The strategic plan seems to confirm that with the current funding available the land bank will have to be conservative in its outlook. The document lays out three possible futures for the agency and then settles on the least ambitious (and the only one that wouldn’t require the budget to more than double).

With progress advancing so slowly, it seems likely that most tax-delinquent properties will continue to fester and, occasionally be sold at Sheriff’s Sale. That process leaves much to be desired: The final draft reports that just 12 percent of properties dispensed through Sheriff’s Sale ever actually have building permits issued for them. Just three percent have certificates of occupancy issued.

The Village of Arts and Humanities has a good chance of winning a happy ending for the two properties mistakenly sold, at least. Kapust is working with pro bono lawyers at Reed Smith who are helping her organization acquire the parcels. A judge granted their petition to stay the sale, but the case is not yet resolved. She’s in in touch with her local councilperson and the staff of the land bank. But she knows most people aren’t as politically savvy as she is and they may not be able to fight back when an investor at Sheriff’s Sale snaps up a property they’ve maintained and cultivated.
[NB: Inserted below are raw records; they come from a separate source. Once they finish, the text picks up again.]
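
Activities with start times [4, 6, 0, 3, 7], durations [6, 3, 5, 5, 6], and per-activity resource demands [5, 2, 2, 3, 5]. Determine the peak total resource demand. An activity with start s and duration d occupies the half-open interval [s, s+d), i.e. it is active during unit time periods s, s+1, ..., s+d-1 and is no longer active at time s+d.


Each activity i is active on [start_i, start_i + duration_i).
Compute total resource usage per time slot:
  t=0: active resources = [2], total = 2
  t=1: active resources = [2], total = 2
  t=2: active resources = [2], total = 2
  t=3: active resources = [2, 3], total = 5
  t=4: active resources = [5, 2, 3], total = 10
  t=5: active resources = [5, 3], total = 8
  t=6: active resources = [5, 2, 3], total = 10
  t=7: active resources = [5, 2, 3, 5], total = 15
  t=8: active resources = [5, 2, 5], total = 12
  t=9: active resources = [5, 5], total = 10
  t=10: active resources = [5], total = 5
  t=11: active resources = [5], total = 5
  t=12: active resources = [5], total = 5
Peak resource demand = 15

15


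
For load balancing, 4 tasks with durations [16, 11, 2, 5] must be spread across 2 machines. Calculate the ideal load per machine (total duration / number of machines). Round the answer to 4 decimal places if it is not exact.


Total processing time = 16 + 11 + 2 + 5 = 34
Number of machines = 2
Ideal balanced load = 34 / 2 = 17.0

17.0


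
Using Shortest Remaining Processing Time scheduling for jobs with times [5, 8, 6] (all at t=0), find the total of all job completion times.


Since all jobs arrive at t=0, SRPT equals SPT ordering.
SPT order: [5, 6, 8]
Completion times:
  Job 1: p=5, C=5
  Job 2: p=6, C=11
  Job 3: p=8, C=19
Total completion time = 5 + 11 + 19 = 35

35


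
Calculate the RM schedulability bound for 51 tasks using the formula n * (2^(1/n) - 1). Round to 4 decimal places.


Compute 2^(1/51) = 1.0136839003
Subtract 1: 1.0136839003 - 1 = 0.0136839003
Multiply by n: 51 * 0.0136839003 = 0.6978789153
Round to 4 dp: 0.6979

0.6979


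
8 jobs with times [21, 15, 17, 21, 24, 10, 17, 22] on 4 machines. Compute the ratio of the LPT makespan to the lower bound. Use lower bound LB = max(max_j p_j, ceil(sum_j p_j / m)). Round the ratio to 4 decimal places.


LPT order: [24, 22, 21, 21, 17, 17, 15, 10]
Machine loads after assignment: [34, 37, 38, 38]
LPT makespan = 38
Lower bound = max(max_job, ceil(total/4)) = max(24, 37) = 37
Ratio = 38 / 37 = 1.027

1.027


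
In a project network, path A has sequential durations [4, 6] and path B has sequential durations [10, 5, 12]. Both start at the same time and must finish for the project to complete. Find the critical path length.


Path A total = 4 + 6 = 10
Path B total = 10 + 5 + 12 = 27
Critical path = longest path = max(10, 27) = 27

27


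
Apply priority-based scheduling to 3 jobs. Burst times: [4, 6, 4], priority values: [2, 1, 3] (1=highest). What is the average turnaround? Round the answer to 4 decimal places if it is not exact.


Sort by priority (ascending = highest first):
Order: [(1, 6), (2, 4), (3, 4)]
Completion times:
  Priority 1, burst=6, C=6
  Priority 2, burst=4, C=10
  Priority 3, burst=4, C=14
Average turnaround = 30/3 = 10.0

10.0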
That’s why she believes the land bank needs to fulfill its original promise.

“We really appreciate the land bank staffers who are working to ensure those properties do not fall into the hands of the speculators,” said Kapust. “But this is still really worrisome because not all of the organizations and individuals we are working with have the capacity to remedy the situation as swiftly as we hope we are doing right now.”